There is a large (in my opinion) MYSQL table (19 fields). Even the query SELECT COUNT (*) FROM table_name; It takes 6 minutes, which does not suit me very much. It is necessary to arrange the indices so as not to spoil the case finally and quickly make samples for several specific fields (approximately 5-7 of 19). Is it possible to add indexes to an already filled table, and how long will it take?

  • can depend on the sucking - retvizan
  • 5-7 fields for search is quite a lot. It is necessary to carefully look at all applicable queries, which ones are often used, which are not. perhaps some queries can be somehow changed so that they can use the same indices. Although there is a primary key on the table, count () should go on the index, did it work on it for 6 minutes ... - Mike
  • | id | int (11) | NO | PRI | NULL | auto_increment | - Alexander

2 answers 2

Add an index on a large table

You can always add an index. The question is, what happens to an outsider. Depending on the storage engine and the version of the DBMS.

mysql/innodb to 5.6 when adding an index will block the table for writing. Those. all insert , update , delete queries will wait for the end of the index creation. select can work. Starting from 5.6 - index creation is possibly competitive.

If you are on the old version, then the classic trick was to increase replication, then create an index on the slave, wait for the slave to catch up with the master, switch the slave into the new master.

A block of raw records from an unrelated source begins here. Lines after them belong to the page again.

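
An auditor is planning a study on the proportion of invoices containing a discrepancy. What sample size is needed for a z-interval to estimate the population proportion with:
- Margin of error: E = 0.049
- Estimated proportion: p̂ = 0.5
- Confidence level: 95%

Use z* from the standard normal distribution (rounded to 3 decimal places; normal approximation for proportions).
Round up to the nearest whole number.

Using z* for proportion z-interval (normal approximation).

For 95% confidence, z* = 1.96 (from standard normal table)

Sample size formula for proportion z-interval: n = z*²p̂(1-p̂)/E²

n = 1.96² × 0.5 × 0.5 / 0.049²
  = 3.8416 × 0.25 / 0.002401
  = 400 (exactly)

This is already a whole number, so no rounding up is needed: n = 400

400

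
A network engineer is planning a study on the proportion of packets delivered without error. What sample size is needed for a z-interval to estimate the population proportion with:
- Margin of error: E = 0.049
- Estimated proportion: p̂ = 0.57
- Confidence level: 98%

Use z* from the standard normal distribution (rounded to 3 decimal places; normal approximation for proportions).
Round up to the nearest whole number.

Using z* for proportion z-interval (normal approximation).

For 98% confidence, z* = 2.326 (from standard normal table)

Sample size formula for proportion z-interval: n = z*²p̂(1-p̂)/E²

n = 2.326² × 0.57 × 0.43 / 0.049²
  = 5.410276 × 0.2451 / 0.002401
  = 552.2943

Round up to the nearest whole number: n = 553

553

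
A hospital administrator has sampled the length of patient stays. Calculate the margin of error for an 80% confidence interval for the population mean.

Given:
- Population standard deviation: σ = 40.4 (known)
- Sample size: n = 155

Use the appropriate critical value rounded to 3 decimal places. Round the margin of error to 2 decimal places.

The population standard deviation σ is known, so use the z-interval margin of error formula.

For 80% confidence, z* = 1.282 (from standard normal table)

Margin of error formula for z-interval: E = z* × σ/√n

E = 1.282 × 40.4/√155
  = 1.282 × 3.245006
  = 4.1601

Rounded to 2 decimal places:

4.16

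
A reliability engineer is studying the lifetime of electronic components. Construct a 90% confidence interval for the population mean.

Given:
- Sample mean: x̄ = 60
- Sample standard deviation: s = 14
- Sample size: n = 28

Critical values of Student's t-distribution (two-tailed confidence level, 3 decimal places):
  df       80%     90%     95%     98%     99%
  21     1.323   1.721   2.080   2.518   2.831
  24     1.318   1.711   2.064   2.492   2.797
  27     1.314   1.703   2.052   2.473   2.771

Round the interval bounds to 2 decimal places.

The population standard deviation σ is unknown (only the sample standard deviation s is given), so use a t-interval with df = n - 1 = 28 - 1 = 27.

For 90% confidence with df = 27, t* = 1.703 (from t-table)

Standard error: SE = s/√n = 14/√28 = 2.645751

Margin of error: E = t* × SE = 1.703 × 2.645751 = 4.5057

T-interval: x̄ ± E = 60 ± 4.5057 = (55.4943, 64.5057)

Rounded to 2 decimal places:

(55.49, 64.51)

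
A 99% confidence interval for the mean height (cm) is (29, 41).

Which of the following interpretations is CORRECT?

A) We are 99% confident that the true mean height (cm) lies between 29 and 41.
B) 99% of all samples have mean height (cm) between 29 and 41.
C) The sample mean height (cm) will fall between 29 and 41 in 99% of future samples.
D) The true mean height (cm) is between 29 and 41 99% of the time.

A confidence interval represents our confidence in the procedure, not a probability statement about the parameter.

Key concept: If we repeated this sampling process many times and computed a 99% CI each time, about 99% of those intervals would contain the true population parameter.

For this specific interval (29, 41):
- Midpoint (point estimate): 35
- Margin of error: 6

The correct interpretation is the one stating confidence that the true parameter lies in the interval — option A.

A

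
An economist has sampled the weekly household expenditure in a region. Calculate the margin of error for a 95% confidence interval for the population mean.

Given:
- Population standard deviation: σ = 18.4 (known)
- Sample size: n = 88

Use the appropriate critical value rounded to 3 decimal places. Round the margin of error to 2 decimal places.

The population standard deviation σ is known, so use the z-interval margin of error formula.

For 95% confidence, z* = 1.96 (from standard normal table)

Margin of error formula for z-interval: E = z* × σ/√n

E = 1.96 × 18.4/√88
  = 1.96 × 1.961447
  = 3.8444

Rounded to 2 decimal places:

3.84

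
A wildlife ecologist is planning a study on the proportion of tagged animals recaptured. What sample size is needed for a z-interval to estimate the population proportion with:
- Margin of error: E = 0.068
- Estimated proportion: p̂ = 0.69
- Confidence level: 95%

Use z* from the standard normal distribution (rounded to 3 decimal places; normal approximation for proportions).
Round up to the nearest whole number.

Using z* for proportion z-interval (normal approximation).

For 95% confidence, z* = 1.96 (from standard normal table)

Sample size formula for proportion z-interval: n = z*²p̂(1-p̂)/E²

n = 1.96² × 0.69 × 0.31 / 0.068²
  = 3.8416 × 0.2139 / 0.004624
  = 177.7072

Round up to the nearest whole number: n = 178

178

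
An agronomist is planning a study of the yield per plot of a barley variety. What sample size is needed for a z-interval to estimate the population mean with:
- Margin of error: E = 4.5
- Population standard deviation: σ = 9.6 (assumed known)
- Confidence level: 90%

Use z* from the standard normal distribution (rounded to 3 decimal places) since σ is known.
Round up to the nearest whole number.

Using z* since population σ is known (z-interval formula).

For 90% confidence, z* = 1.645 (from standard normal table)

Sample size formula for z-interval: n = (z*σ/E)²

n = (1.645 × 9.6 / 4.5)²
  = (3.509333)²
  = 12.3154

Round up to the nearest whole number: n = 13

13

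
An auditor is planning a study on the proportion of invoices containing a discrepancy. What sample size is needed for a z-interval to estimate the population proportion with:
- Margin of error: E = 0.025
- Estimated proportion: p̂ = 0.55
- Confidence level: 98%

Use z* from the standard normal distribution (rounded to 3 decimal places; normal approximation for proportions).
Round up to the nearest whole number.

Using z* for proportion z-interval (normal approximation).

For 98% confidence, z* = 2.326 (from standard normal table)

Sample size formula for proportion z-interval: n = z*²p̂(1-p̂)/E²

n = 2.326² × 0.55 × 0.45 / 0.025²
  = 5.410276 × 0.2475 / 0.000625
  = 2142.4693

Round up to the nearest whole number: n = 2143

2143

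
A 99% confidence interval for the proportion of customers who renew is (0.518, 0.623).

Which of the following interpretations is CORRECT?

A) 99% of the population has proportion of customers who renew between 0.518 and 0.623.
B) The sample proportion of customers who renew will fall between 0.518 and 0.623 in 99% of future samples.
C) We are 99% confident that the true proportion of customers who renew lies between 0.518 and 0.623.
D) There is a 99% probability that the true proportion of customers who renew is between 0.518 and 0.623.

A confidence interval represents our confidence in the procedure, not a probability statement about the parameter.

Key concept: If we repeated this sampling process many times and computed a 99% CI each time, about 99% of those intervals would contain the true population parameter.

For this specific interval (0.518, 0.623):
- Midpoint (point estimate): 0.5705
- Margin of error: 0.0525

The correct interpretation is the one stating confidence that the true parameter lies in the interval — option C.

C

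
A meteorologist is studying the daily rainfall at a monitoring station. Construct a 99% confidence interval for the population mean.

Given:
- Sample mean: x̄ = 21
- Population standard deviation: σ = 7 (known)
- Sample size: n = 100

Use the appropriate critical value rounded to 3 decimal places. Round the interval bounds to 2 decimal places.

The population standard deviation σ is known, so use a z-interval (standard normal critical value).

For 99% confidence, z* = 2.576 (from standard normal table)

Standard error: SE = σ/√n = 7/√100 = 0.700000

Margin of error: E = z* × SE = 2.576 × 0.700000 = 1.8032

Z-interval: x̄ ± E = 21 ± 1.8032 = (19.1968, 22.8032)

Rounded to 2 decimal places:

(19.20, 22.80)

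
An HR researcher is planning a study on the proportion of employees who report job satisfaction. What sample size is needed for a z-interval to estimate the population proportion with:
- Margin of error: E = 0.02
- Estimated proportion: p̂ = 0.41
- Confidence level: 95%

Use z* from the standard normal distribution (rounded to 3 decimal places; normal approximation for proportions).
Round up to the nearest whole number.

Using z* for proportion z-interval (normal approximation).

For 95% confidence, z* = 1.96 (from standard normal table)

Sample size formula for proportion z-interval: n = z*²p̂(1-p̂)/E²

n = 1.96² × 0.41 × 0.59 / 0.02²
  = 3.8416 × 0.2419 / 0.0004
  = 2323.2076

Round up to the nearest whole number: n = 2324

2324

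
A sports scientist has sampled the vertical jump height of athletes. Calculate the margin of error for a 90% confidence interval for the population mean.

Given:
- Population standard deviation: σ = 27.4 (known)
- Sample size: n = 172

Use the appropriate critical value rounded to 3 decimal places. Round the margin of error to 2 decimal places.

The population standard deviation σ is known, so use the z-interval margin of error formula.

For 90% confidence, z* = 1.645 (from standard normal table)

Margin of error formula for z-interval: E = z* × σ/√n

E = 1.645 × 27.4/√172
  = 1.645 × 2.089230
  = 3.4368

Rounded to 2 decimal places:

3.44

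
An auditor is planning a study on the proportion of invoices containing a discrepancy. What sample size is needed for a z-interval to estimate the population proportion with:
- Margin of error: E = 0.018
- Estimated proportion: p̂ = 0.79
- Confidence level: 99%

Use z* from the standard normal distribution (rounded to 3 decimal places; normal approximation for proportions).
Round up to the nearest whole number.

Using z* for proportion z-interval (normal approximation).

For 99% confidence, z* = 2.576 (from standard normal table)

Sample size formula for proportion z-interval: n = z*²p̂(1-p̂)/E²

n = 2.576² × 0.79 × 0.21 / 0.018²
  = 6.635776 × 0.1659 / 0.000324
  = 3397.7631

Round up to the nearest whole number: n = 3398

3398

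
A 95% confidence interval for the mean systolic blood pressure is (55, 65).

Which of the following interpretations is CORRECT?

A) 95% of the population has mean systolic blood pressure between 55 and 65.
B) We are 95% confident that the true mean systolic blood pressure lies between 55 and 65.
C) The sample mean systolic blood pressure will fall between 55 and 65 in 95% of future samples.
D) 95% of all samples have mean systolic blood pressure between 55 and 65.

A confidence interval represents our confidence in the procedure, not a probability statement about the parameter.

Key concept: If we repeated this sampling process many times and computed a 95% CI each time, about 95% of those intervals would contain the true population parameter.

For this specific interval (55, 65):
- Midpoint (point estimate): 60
- Margin of error: 5

The correct interpretation is the one stating confidence that the true parameter lies in the interval — option B.

B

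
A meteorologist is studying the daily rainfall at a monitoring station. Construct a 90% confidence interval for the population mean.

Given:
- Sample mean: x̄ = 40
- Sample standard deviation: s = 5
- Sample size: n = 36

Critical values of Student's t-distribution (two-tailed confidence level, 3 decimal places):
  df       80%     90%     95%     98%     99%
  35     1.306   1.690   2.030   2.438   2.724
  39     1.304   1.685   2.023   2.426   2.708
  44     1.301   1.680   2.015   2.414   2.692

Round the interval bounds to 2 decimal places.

The population standard deviation σ is unknown (only the sample standard deviation s is given), so use a t-interval with df = n - 1 = 36 - 1 = 35.

For 90% confidence with df = 35, t* = 1.690 (from t-table)

Standard error: SE = s/√n = 5/√36 = 0.833333

Margin of error: E = t* × SE = 1.690 × 0.833333 = 1.4083

T-interval: x̄ ± E = 40 ± 1.4083 = (38.5917, 41.4083)

Rounded to 2 decimal places:

(38.59, 41.41)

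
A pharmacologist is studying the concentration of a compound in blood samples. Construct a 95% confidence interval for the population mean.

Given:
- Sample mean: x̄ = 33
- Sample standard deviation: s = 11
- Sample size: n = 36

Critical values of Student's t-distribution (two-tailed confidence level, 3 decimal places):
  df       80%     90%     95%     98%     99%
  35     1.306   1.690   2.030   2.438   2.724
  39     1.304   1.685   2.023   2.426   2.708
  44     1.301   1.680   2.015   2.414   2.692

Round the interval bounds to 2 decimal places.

The population standard deviation σ is unknown (only the sample standard deviation s is given), so use a t-interval with df = n - 1 = 36 - 1 = 35.

For 95% confidence with df = 35, t* = 2.030 (from t-table)

Standard error: SE = s/√n = 11/√36 = 1.833333

Margin of error: E = t* × SE = 2.030 × 1.833333 = 3.7217

T-interval: x̄ ± E = 33 ± 3.7217 = (29.2783, 36.7217)

Rounded to 2 decimal places:

(29.28, 36.72)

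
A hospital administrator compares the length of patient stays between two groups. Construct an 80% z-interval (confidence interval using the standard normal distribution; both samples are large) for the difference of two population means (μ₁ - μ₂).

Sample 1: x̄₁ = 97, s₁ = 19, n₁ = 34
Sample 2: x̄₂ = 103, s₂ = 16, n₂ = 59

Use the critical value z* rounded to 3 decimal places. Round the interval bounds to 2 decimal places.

Both samples are large (n₁ = 34 ≥ 30, n₂ = 59 ≥ 30), so a z-interval for the difference of means applies.

Point estimate: x̄₁ - x̄₂ = 97 - 103 = -6

Standard error: SE = √(s₁²/n₁ + s₂²/n₂)
= √(19²/34 + 16²/59)
= √(10.617647 + 4.338983)
= 3.867380

For 80% confidence, z* = 1.282 (from standard normal table)
Margin of error: E = z* × SE = 1.282 × 3.867380 = 4.9580

Z-interval: (x̄₁ - x̄₂) ± E = -6 ± 4.9580 = (-10.9580, -1.0420)

Rounded to 2 decimal places:

(-10.96, -1.04)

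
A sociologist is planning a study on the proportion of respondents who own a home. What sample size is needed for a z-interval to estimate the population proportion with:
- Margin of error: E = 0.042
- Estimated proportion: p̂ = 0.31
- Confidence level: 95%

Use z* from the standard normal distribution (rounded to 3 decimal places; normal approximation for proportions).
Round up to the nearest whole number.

Using z* for proportion z-interval (normal approximation).

For 95% confidence, z* = 1.96 (from standard normal table)

Sample size formula for proportion z-interval: n = z*²p̂(1-p̂)/E²

n = 1.96² × 0.31 × 0.69 / 0.042²
  = 3.8416 × 0.2139 / 0.001764
  = 465.8267

Round up to the nearest whole number: n = 466

466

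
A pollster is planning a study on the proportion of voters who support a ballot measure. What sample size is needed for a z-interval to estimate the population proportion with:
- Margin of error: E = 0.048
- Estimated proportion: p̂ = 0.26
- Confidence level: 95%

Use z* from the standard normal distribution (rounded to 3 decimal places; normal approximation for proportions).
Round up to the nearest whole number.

Using z* for proportion z-interval (normal approximation).

For 95% confidence, z* = 1.96 (from standard normal table)

Sample size formula for proportion z-interval: n = z*²p̂(1-p̂)/E²

n = 1.96² × 0.26 × 0.74 / 0.048²
  = 3.8416 × 0.1924 / 0.002304
  = 320.8003

Round up to the nearest whole number: n = 321

321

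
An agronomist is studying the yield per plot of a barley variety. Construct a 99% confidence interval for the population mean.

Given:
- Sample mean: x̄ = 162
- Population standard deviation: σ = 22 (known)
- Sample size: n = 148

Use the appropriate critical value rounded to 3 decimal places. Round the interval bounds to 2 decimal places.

The population standard deviation σ is known, so use a z-interval (standard normal critical value).

For 99% confidence, z* = 2.576 (from standard normal table)

Standard error: SE = σ/√n = 22/√148 = 1.808389

Margin of error: E = z* × SE = 2.576 × 1.808389 = 4.6584

Z-interval: x̄ ± E = 162 ± 4.6584 = (157.3416, 166.6584)

Rounded to 2 decimal places:

(157.34, 166.66)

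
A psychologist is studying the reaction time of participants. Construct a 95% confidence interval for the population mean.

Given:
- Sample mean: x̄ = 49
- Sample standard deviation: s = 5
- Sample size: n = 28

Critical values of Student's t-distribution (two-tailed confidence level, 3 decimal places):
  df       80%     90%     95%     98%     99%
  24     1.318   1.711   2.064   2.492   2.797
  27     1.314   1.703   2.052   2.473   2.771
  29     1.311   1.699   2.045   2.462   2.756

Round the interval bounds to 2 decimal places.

The population standard deviation σ is unknown (only the sample standard deviation s is given), so use a t-interval with df = n - 1 = 28 - 1 = 27.

For 95% confidence with df = 27, t* = 2.052 (from t-table)

Standard error: SE = s/√n = 5/√28 = 0.944911

Margin of error: E = t* × SE = 2.052 × 0.944911 = 1.9390

T-interval: x̄ ± E = 49 ± 1.9390 = (47.0610, 50.9390)

Rounded to 2 decimal places:

(47.06, 50.94)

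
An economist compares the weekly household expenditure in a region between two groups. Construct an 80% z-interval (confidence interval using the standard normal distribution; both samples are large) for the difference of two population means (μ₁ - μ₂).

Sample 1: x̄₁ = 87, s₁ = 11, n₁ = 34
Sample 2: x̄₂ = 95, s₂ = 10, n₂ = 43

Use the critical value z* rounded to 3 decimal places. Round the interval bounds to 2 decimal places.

Both samples are large (n₁ = 34 ≥ 30, n₂ = 43 ≥ 30), so a z-interval for the difference of means applies.

Point estimate: x̄₁ - x̄₂ = 87 - 95 = -8

Standard error: SE = √(s₁²/n₁ + s₂²/n₂)
= √(11²/34 + 10²/43)
= √(3.558824 + 2.325581)
= 2.425779

For 80% confidence, z* = 1.282 (from standard normal table)
Margin of error: E = z* × SE = 1.282 × 2.425779 = 3.1098

Z-interval: (x̄₁ - x̄₂) ± E = -8 ± 3.1098 = (-11.1098, -4.8902)

Rounded to 2 decimal places:

(-11.11, -4.89)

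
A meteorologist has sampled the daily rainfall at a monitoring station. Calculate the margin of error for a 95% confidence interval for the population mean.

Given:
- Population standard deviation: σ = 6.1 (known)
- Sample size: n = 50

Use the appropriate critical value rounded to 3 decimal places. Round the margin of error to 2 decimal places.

The population standard deviation σ is known, so use the z-interval margin of error formula.

For 95% confidence, z* = 1.96 (from standard normal table)

Margin of error formula for z-interval: E = z* × σ/√n

E = 1.96 × 6.1/√50
  = 1.96 × 0.862670
  = 1.6908

Rounded to 2 decimal places:

1.69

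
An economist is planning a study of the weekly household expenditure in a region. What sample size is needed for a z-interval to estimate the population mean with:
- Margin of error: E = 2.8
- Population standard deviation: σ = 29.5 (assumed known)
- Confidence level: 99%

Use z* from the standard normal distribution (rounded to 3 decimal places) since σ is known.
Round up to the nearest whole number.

Using z* since population σ is known (z-interval formula).

For 99% confidence, z* = 2.576 (from standard normal table)

Sample size formula for z-interval: n = (z*σ/E)²

n = (2.576 × 29.5 / 2.8)²
  = (27.140000)²
  = 736.5796

Round up to the nearest whole number: n = 737

737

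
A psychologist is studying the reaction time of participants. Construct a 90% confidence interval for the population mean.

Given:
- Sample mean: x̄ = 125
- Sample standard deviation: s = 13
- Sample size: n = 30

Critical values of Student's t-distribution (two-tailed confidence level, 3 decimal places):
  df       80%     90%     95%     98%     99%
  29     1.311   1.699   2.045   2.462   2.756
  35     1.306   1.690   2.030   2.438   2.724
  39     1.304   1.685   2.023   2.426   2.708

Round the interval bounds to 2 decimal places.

The population standard deviation σ is unknown (only the sample standard deviation s is given), so use a t-interval with df = n - 1 = 30 - 1 = 29.

For 90% confidence with df = 29, t* = 1.699 (from t-table)

Standard error: SE = s/√n = 13/√30 = 2.373464

Margin of error: E = t* × SE = 1.699 × 2.373464 = 4.0325

T-interval: x̄ ± E = 125 ± 4.0325 = (120.9675, 129.0325)

Rounded to 2 decimal places:

(120.97, 129.03)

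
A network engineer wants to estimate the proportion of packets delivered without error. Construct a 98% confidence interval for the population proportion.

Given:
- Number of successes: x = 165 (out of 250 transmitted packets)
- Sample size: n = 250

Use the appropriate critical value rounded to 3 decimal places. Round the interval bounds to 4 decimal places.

Sample proportion: p̂ = 165/250 = 0.660000

Check conditions for normal approximation:
  np̂ = 165 ≥ 10 ✓
  n(1-p̂) = 85 ≥ 10 ✓

The sample is large enough, so use a z-interval (normal approximation) for the proportion.

For 98% confidence, z* = 2.326 (from standard normal table)

Standard error: SE = √(p̂(1-p̂)/n) = √(0.660000×0.340000/250) = 0.02995997

Margin of error: E = z* × SE = 2.326 × 0.02995997 = 0.069687

Z-interval: p̂ ± E = 0.660000 ± 0.069687 = (0.590313, 0.729687)

Rounded to 4 decimal places:

(0.5903, 0.7297)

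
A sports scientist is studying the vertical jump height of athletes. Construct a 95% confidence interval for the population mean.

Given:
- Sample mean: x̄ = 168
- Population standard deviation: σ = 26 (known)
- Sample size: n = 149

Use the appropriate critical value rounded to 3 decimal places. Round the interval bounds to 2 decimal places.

The population standard deviation σ is known, so use a z-interval (standard normal critical value).

For 95% confidence, z* = 1.96 (from standard normal table)

Standard error: SE = σ/√n = 26/√149 = 2.130003

Margin of error: E = z* × SE = 1.96 × 2.130003 = 4.1748

Z-interval: x̄ ± E = 168 ± 4.1748 = (163.8252, 172.1748)

Rounded to 2 decimal places:

(163.83, 172.17)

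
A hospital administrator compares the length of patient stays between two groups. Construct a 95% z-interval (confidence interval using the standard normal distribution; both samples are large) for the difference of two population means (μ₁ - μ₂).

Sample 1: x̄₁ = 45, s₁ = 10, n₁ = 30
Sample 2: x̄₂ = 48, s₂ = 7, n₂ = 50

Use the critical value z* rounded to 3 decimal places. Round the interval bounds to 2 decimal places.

Both samples are large (n₁ = 30 ≥ 30, n₂ = 50 ≥ 30), so a z-interval for the difference of means applies.

Point estimate: x̄₁ - x̄₂ = 45 - 48 = -3

Standard error: SE = √(s₁²/n₁ + s₂²/n₂)
= √(10²/30 + 7²/50)
= √(3.333333 + 0.980000)
= 2.076857

For 95% confidence, z* = 1.96 (from standard normal table)
Margin of error: E = z* × SE = 1.96 × 2.076857 = 4.0706

Z-interval: (x̄₁ - x̄₂) ± E = -3 ± 4.0706 = (-7.0706, 1.0706)

Rounded to 2 decimal places:

(-7.07, 1.07)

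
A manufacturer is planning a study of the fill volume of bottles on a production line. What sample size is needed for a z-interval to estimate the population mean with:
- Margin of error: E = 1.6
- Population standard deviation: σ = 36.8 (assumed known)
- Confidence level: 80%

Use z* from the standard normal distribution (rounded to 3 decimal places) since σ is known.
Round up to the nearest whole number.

Using z* since population σ is known (z-interval formula).

For 80% confidence, z* = 1.282 (from standard normal table)

Sample size formula for z-interval: n = (z*σ/E)²

n = (1.282 × 36.8 / 1.6)²
  = (29.486000)²
  = 869.4242

Round up to the nearest whole number: n = 870

870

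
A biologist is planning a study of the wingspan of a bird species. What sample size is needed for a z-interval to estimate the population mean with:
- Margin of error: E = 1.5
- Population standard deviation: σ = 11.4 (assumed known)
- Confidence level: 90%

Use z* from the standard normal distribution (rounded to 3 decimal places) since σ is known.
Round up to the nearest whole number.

Using z* since population σ is known (z-interval formula).

For 90% confidence, z* = 1.645 (from standard normal table)

Sample size formula for z-interval: n = (z*σ/E)²

n = (1.645 × 11.4 / 1.5)²
  = (12.502000)²
  = 156.3000

Round up to the nearest whole number: n = 157

157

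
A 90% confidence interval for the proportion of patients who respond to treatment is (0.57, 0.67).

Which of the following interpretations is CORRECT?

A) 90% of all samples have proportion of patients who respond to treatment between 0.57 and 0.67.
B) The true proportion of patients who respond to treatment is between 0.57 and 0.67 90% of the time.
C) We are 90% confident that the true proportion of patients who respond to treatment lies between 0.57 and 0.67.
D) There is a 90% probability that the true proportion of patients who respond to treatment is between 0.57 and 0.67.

A confidence interval represents our confidence in the procedure, not a probability statement about the parameter.

Key concept: If we repeated this sampling process many times and computed a 90% CI each time, about 90% of those intervals would contain the true population parameter.

For this specific interval (0.57, 0.67):
- Midpoint (point estimate): 0.62
- Margin of error: 0.05

The correct interpretation is the one stating confidence that the true parameter lies in the interval — option C.

C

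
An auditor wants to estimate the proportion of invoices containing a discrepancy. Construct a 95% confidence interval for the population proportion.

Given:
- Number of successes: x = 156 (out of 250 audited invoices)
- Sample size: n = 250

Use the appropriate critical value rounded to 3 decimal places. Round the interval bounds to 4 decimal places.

Sample proportion: p̂ = 156/250 = 0.624000

Check conditions for normal approximation:
  np̂ = 156 ≥ 10 ✓
  n(1-p̂) = 94 ≥ 10 ✓

The sample is large enough, so use a z-interval (normal approximation) for the proportion.

For 95% confidence, z* = 1.96 (from standard normal table)

Standard error: SE = √(p̂(1-p̂)/n) = √(0.624000×0.376000/250) = 0.03063488

Margin of error: E = z* × SE = 1.96 × 0.03063488 = 0.060044

Z-interval: p̂ ± E = 0.624000 ± 0.060044 = (0.563956, 0.684044)

Rounded to 4 decimal places:

(0.5640, 0.6840)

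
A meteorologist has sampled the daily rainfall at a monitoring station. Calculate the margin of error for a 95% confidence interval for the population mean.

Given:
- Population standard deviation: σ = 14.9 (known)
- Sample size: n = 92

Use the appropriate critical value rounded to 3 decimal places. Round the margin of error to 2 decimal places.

The population standard deviation σ is known, so use the z-interval margin of error formula.

For 95% confidence, z* = 1.96 (from standard normal table)

Margin of error formula for z-interval: E = z* × σ/√n

E = 1.96 × 14.9/√92
  = 1.96 × 1.553432
  = 3.0447

Rounded to 2 decimal places:

3.04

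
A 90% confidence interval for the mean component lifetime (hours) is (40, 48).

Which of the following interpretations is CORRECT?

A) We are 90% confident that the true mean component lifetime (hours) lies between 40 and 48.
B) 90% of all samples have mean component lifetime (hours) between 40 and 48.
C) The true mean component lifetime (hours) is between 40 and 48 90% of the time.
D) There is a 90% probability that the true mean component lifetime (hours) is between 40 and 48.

A confidence interval represents our confidence in the procedure, not a probability statement about the parameter.

Key concept: If we repeated this sampling process many times and computed a 90% CI each time, about 90% of those intervals would contain the true population parameter.

For this specific interval (40, 48):
- Midpoint (point estimate): 44
- Margin of error: 4

The correct interpretation is the one stating confidence that the true parameter lies in the interval — option A.

A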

The same trick should work with any storage engine.

How much time it takes to create an index - depending on the amount of data and the piece of iron on which mysql .

count

Just do not use count on large sets of strings. For analytics - read separately. For heavy analytics, a normal solution is a separate piece of hardware with database replication only for analytics calculation requests.

Or count the county separately, radish, or column subd. Or triggers, if you need to read the amount more often than to write.

how to arrange indexes

Need to learn a specific application. Universal can not say anything.

What to do with a large sign

Mysql out of the box has support for partitioning . Some restrictions are on use, for example, foreign keys not supported. As a rule, almost all requests from the application to large labels have a kind of common filter. For example, 90% of requests only want data for the last month, or are almost always tied to the user id. Perhaps the data in your plate can be cut into partitions.